What’s Your Strategy for Making Coaching a Habit?
For coaching to become your dominant leadership style, it needs to become a habit. Our lives are a reflection of what we repeatedly do—our habits. Establishing new habits is not easy, but it can be done. By changing one small habit at a time, we begin to become better versions of ourselves.
Making Coaching a Habit
Research has indicated that there are things we can do to make habits easier to form.
Along with consistent practice, it’s helpful if the habits you’re changing are small, specific and include a stimulus. Instead of saying, “I’m going to become a better coaching-based leader,” try something like: “When someone asks a question, I’m going to pause and ask myself, ‘Is this an opportunity for coaching?’” In this example, the stimulus is the question the other person is asking. Knowing that this is the stimulus will help form a habitual response—and since that habitual response is a coaching approach, it will help you become a better coaching-based leader. This example of a habit also starts out small by only focusing on reflecting if the situation is an opportunity for a coaching approach, rather than attempting to do everything at once.

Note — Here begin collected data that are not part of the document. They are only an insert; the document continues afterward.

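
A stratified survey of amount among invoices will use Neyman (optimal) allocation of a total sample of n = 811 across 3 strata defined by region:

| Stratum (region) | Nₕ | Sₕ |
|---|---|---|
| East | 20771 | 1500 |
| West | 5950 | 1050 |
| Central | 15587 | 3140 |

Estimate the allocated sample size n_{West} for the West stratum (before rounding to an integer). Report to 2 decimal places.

58.68

Neyman allocation: nₕ = n·NₕSₕ / Σⱼ NⱼSⱼ.
Σ NⱼSⱼ = 20771·1500 + 5950·1050 + 15587·3140 = 8.634718 × 10^7.
n_{West} = 811·5950·1050 / (8.634718 × 10^7) = 58.68.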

When you implement your coaching-based habit, reward yourself. This is what conditions and literally re-wires your brain into being a coaching-based leader. Eventually, this habit becomes reflexive and automatic—you won’t have to consciously remember (or reward yourself) to pause and think, for example, whether it is an opportunity for coaching.
What reward do you think would work best for you? This reward could be something as simple as treating yourself to a jellybean, or it could be putting a tally mark toward a bigger reward, like seeing a new movie in the theater.
Here are some other examples of small, specific actions you could implement to become more of a coaching-based leader:
- Start every meeting with an intention to take a coaching-based approach to the meeting
- At the end of every meeting, ask insightful questions like:
- “What haven’t we said yet that needs to be said?”
- “What’s our collective next step?”
- After a conversation, take out a notebook and jot down three bullet points about the other person’s perspective. Consider what went well and what could be done differently.
Challenge
Think about what habits are currently embedded in your day-to-day conversations. What can you begin to do to change some of those habits into coaching-based leadership approaches?